Em relação à dimensão emocional, a brincadeira representa uma linguagem por meio da qual a criança expressa desejos, medos, angústias e afetos. O jogo simbólico permite à criança elaborar experiências vividas, ressignificar situações e representar conflitos internos de forma segura e criativa. Vygotsky (1998), ao enfatizar a função simbólica do brinquedo, afirma que “é no brinquedo que a criança aprende a agir numa esfera cognitiva, ao invés de uma esfera visual externa, dependendo das motivações e tendências internas, e não dos incentivos fornecidos pelos objetos externos” (Vygotsky, 1998, p. 126). A brincadeira, nesse sentido, possibilita o desenvolvimento do autocontrole emocional e da capacidade de internalizar regras, valores e limites. Ela oferece à criança a oportunidade de vivenciar emoções intensas dentro de um campo simbólico, elaborando-as de forma socialmente compartilhada. No que se refere à dimensão social, o brincar é o lugar da alteridade, do encontro com o outro, da construção de vínculos afetivos e da aprendizagem da convivência. Ao brincar em grupo, a criança negocia papéis, escuta diferentes pontos de vista, compartilha objetos e espaços, respeita regras coletivas e aprende a cooperar. A ludicidade, portanto, é também formação ética, pois introduz a criança na experiência democrática e relacional. Os jogos colaborativos e as dramatizações coletivas são práticas que estimulam a empatia, a solidariedade e o senso de pertencimento, valores fundamentais para a formação de sujeitos sociais conscientes de si e do outro.

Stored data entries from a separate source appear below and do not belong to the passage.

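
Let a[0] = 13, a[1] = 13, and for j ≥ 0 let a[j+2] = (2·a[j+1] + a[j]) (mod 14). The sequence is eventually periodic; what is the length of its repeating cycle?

6

Computing terms: a[0] = 13, a[1] = 13, a[2] = 11, a[3] = 7, a[4] = 11, a[5] = 1, a[6] = 13, a[7] = 13.
The sequence repeats with period 6.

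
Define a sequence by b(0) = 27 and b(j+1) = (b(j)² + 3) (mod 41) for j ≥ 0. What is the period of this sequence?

We have b(0) = 27, b(1) = 35, b(2) = 39, b(3) = 7, b(4) = 11, b(5) = 1, b(6) = 4, b(7) = 19, b(8) = 36, b(9) = 28, b(10) = 8, b(11) = 26, b(12) = 23, b(13) = 40, b(14) = 4.
Since b(14) = b(6) = 4, the sequence is eventually periodic: after a pre-period of length 6 it cycles with period 8.

8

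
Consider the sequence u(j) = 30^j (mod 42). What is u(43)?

We have u(1) = 30,  u(2) = 18,  u(3) = 36,  u(4) = 30.
Since u(4) = u(1) = 30, the sequence is periodic with period 3.
So u(43) = u(1 + ((43-1) mod 3)) = u(1) = 30.

30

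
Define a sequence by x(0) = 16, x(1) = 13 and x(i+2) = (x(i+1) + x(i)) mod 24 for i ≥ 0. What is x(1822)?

Listing terms: x(0) = 16; x(1) = 13; x(2) = 5; x(3) = 18; x(4) = 23; x(5) = 17; x(6) = 16; x(7) = 9; x(8) = 1; x(9) = 10; x(10) = 11; x(11) = 21; x(12) = 8; x(13) = 5; x(14) = 13; x(15) = 18; x(16) = 7; x(17) = 1; x(18) = 8; x(19) = 9; x(20) = 17; x(21) = 2; x(22) = 19; x(23) = 21; x(24) = 16; x(25) = 13.
The sequence repeats with period 24.
(1822 - 0) mod 24 = 22, so x(1822) = x(22) = 19.

19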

Essas múltiplas dimensões do brincar indicam que os jogos e brincadeiras devem ser compreendidos como instrumentos pedagógicos potentes e indispensáveis ao processo de ensino-aprendizagem. Quando intencionalmente planejadas, as práticas lúdicas favorecem o protagonismo infantil e conferem à criança o papel de sujeito ativo da própria formação. Ao mesmo tempo, ampliam os espaços de escuta e acolhimento no ambiente escolar, tornando-o mais sensível às singularidades do desenvolvimento infantil. Freire (1996), ao propor uma pedagogia baseada na autonomia e na escuta, reforça a ideia de que o ato de ensinar exige sensibilidade ao modo de ser e aprender do educando. Em sua visão, “ensinar não é transferir conhecimento, mas criar as possibilidades para a sua produção ou a sua construção” (Freire, 1996, p. 47). Nesse sentido, o brincar é condição para que o educador se aproxime do universo da criança, reconheça seus saberes e construa, com ela, experiências educativas que façam sentido. A escola, ao incorporar a ludicidade como eixo estruturante de sua prática pedagógica, não apenas respeita o direito da criança de brincar, como propõe um modelo de educação que valoriza a criatividade, a diversidade e o prazer de aprender. Conforme Kishimoto (1994), o lúdico é mais do que uma técnica pedagógica: é uma linguagem que integra razão e emoção, corpo e mente, sujeito e cultura. Assim, brincar não é “pausa” no processo educativo, é o próprio processo.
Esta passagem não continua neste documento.